As she drew near, there were tokens to which her disturbed mind gave a sinister interpretation. Some of her friend’s airy family, the doves, with their heads imbedded disconsolately in their bosoms, were huddled in a corner of the piazza; others had alighted on the heads, wings, shoulders, and trumpets of the marble angels which adorned the facade of the neighboring church; two or three had betaken themselves to the Virgin’s shrine; and as many as could find room were sitting on Hilda’s window-sill. But all of them, so Miriam fancied, had a look of weary expectation and disappointment, no flights, no flutterings, no cooing murmur; something that ought to have made their day glad and bright was evidently left out of this day’s history. And, furthermore, Hilda’s white window-curtain was closely drawn, with only that one little aperture at the side, which Miriam remembered noticing the night before.
“Be quiet,” said Miriam to her own heart, pressing her hand hard upon it. “Why shouldst thou throb now? Hast thou not endured more terrible things than this?”
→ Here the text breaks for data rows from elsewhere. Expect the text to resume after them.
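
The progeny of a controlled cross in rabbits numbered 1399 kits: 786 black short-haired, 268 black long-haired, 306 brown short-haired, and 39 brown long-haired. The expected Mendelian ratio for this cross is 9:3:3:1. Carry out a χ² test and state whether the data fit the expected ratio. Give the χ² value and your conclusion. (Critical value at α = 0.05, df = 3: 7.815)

34.233; not consistent

Under the 9:3:3:1 hypothesis (Σ ratio = 16, N = 1399):
  black short-haired: 1399 × 9/16 = 786.9375
  black long-haired: 1399 × 3/16 = 262.3125
  brown short-haired: 1399 × 3/16 = 262.3125
  brown long-haired: 1399 × 1/16 = 87.4375
χ² = Σ (O − E)² / E
  black short-haired: (786 − 786.9375)² / 786.9375 = 0.0011
  black long-haired: (268 − 262.3125)² / 262.3125 = 0.1233
  brown short-haired: (306 − 262.3125)² / 262.3125 = 7.2760
  brown long-haired: (39 − 87.4375)² / 87.4375 = 26.8328
χ² = 0.0011 + 0.1233 + 7.2760 + 26.8328 = 34.2332 ≈ 34.233
Degrees of freedom = 4 − 1 = 3; critical value at α = 0.05 is 7.815.
Since 34.233 > 7.815, we reject the null hypothesis — the data do not fit the 9:3:3:1 ratio.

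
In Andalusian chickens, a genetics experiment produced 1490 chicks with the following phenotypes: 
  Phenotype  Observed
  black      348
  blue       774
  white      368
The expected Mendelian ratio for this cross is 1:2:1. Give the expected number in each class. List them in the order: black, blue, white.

372.5, 745, 372.5

Expected counts for N = 1490 under a 1:2:1 ratio (total parts = 4):
  black: 1490 × 1/4 = 372.5
  blue: 1490 × 2/4 = 745
  white: 1490 × 1/4 = 372.5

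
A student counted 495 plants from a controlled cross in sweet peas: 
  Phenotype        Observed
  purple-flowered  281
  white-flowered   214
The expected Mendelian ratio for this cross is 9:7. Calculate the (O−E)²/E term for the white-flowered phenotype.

Expected counts for N = 495 under a 9:7 ratio (total parts = 16):
  purple-flowered: 495 × 9/16 = 278.4375
  white-flowered: 495 × 7/16 = 216.5625
Contribution of white-flowered: (214 − 216.5625)² / 216.5625 = 0.0303

0.030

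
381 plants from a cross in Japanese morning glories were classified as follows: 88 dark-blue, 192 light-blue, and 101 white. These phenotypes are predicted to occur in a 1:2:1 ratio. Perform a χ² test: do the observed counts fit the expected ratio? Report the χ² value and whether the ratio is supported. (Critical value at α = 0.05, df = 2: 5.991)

0.911; consistent

Under the 1:2:1 hypothesis (Σ ratio = 4, N = 381):
  dark-blue: 381 × 1/4 = 95.25
  light-blue: 381 × 2/4 = 190.5
  white: 381 × 1/4 = 95.25
χ² = Σ (O − E)² / E
  dark-blue: (88 − 95.25)² / 95.25 = 0.5518
  light-blue: (192 − 190.5)² / 190.5 = 0.0118
  white: (101 − 95.25)² / 95.25 = 0.3471
χ² = 0.5518 + 0.0118 + 0.3471 = 0.9107 ≈ 0.911
Degrees of freedom = 3 − 1 = 2; critical value at α = 0.05 is 5.991.
Since 0.911 < 5.991, we fail to reject the null hypothesis — the data are consistent with the 1:2:1 ratio.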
Whatever were her apprehensions, she would not turn back. It might be—and the solace would be worth a world—that Hilda, knowing nothing of the past night’s calamity, would greet her friend with a sunny smile, and so restore a portion of the vital warmth, for lack of which her soul was frozen. But could Miriam, guilty as she was, permit Hilda to kiss her cheek, to clasp her hand, and thus be no longer so unspotted from the world as heretofore.
“I will never permit her sweet touch again,” said Miriam, toiling up the staircase, “if I can find strength of heart to forbid it. But, O! it would be so soothing in this wintry fever-fit of my heart. There can be no harm to my white Hilda in one parting kiss. That shall be all!”
But, on reaching the upper landing-place, Miriam paused, and stirred not again till she had brought herself to an immovable resolve.
“My lips, my hand, shall never meet Hilda’s more,” said she.